Un ejemplo claro de esta contradicción lo tenemos en la enfermera del primer hospital, que se entrevista con varios compañeros, incluidos los dos antes citados, para a través de sus conversaciones darnos información sobre su personalidad: es alguien que se preocupa especialmente por no hacer sufrir a sus pacientes y que pese a ese cariño hacia el prójimo no tiene pareja propia, aunque la desea. En concreto hay una escena con ella sola en el ascensor en la que se imagina a un hombre seduciéndola, y acto seguido manda un whatsapp a alguien diciéndole que le quiere, presumiblemente el mismo individuo. A juzgar por los datos aportados, es la primera vez que se atreve a confesar sus emociones, lo cual es algo demasiado trascendente para despacharlo con un mensaje en el móvil y encima no retomar luego el hilo de esta decisión, puesto que no volvemos a saber más del tema. Con ello además se pierde parte de la verosimilitud transmitida en el resto del metraje. Ahora bien, el detalle sí concuerda con la carga simbólica del título, que en suma es la siguiente: la muerte de una persona que ha vivido con amor (un flashback con su novia lo muestra con un lirismo luminoso) puede servir para reactivar esta emoción en las personas que le rodean, como sus hasta entonces separados padres o los profesionales que le tratan.

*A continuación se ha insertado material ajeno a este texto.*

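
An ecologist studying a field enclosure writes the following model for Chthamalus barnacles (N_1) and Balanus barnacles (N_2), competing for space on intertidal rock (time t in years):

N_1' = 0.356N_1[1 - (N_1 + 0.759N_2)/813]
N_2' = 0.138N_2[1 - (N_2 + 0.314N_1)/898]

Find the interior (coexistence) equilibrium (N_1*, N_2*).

N_1* ≈ 173, N_2* ≈ 844

Setting both brackets to zero gives the nullclines N_1 + 0.759N_2 = 813 and 0.314N_1 + N_2 = 898.
Substituting N_2 = 898 - 0.314N_1 into the first: N_1(1 - 0.759·0.314) = 813 - 0.759·898.
So N_1* = 131/0.762 = 173, and then N_2* = 898 - 0.314·173 = 844.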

El simbolismo se vuelve manifiesto en algunas bellas transiciones, como las que confunden la fatal autovía con el mar encrespado o este más manso con la muchedumbre entre la que camina el hombre del centro de transplantes. Cierto es que el apartado visual de la película está muy cuidado, y a su tono poético contribuye una inspirada partitura nada menos que de Alexandre Desplat. Es más, la atmósfera que logran estos elementos, mantenidos con coherencia a lo largo del relato, se mueve en un nivel superior, por delante de la propia historia, la cual sólo alcanza esa dimensión más alta y significativa en contadas ocasiones. Contemplada en su conjunto se queda algo corta, demasiado fragmentada en su estructura y frustrante en sus conclusiones, al sacrificar en la búsqueda de una esencialidad colectiva el propósito de cada uno de sus referentes. | ★★★ |
Ignacio Navarro Mejía
© Revista EAM / Madrid
Ficha técnica
Francia & Bélgica, 2016. Título original: Réparer les vivants. Presentación: Festival de Venecia 2016. Dirección: Katell Quillévéré. Guion: Katell Quillévéré & Gilles Taurand (basado en la novela de Maylis De Kerangal). Productoras: Les Films du Bélier / Les Films Pelléas / France 2 Cinéma / Mars Films / Jouror Productions / CN5 Productions / Ezekiel Film Production / Frakas Productions / RTBF / Proximus. Fotografía: Tom Harari. Montaje: Thomas Marchand. Música: Alexandre Desplat. Diseño de producción: Daniel Bevan. Dirección artística: Virginie Montel. Decorados: Auguste Diaz, Marcello Esposito & Thomas Stuck. Vestuario: Isabelle Pannetier. Reparto: Tahar Rahim, Emmanuelle Seigner, Anne Dorval, Bouli Lanners, Kool Shen, Monia Chokri, Alice Taglioni, Karim Leklou, Finnegan Oldfield, Théo Chobli, Alice de Lencquesaing, Gavin Verdet, Galatéa Bellugi. Duración: 103 minutos.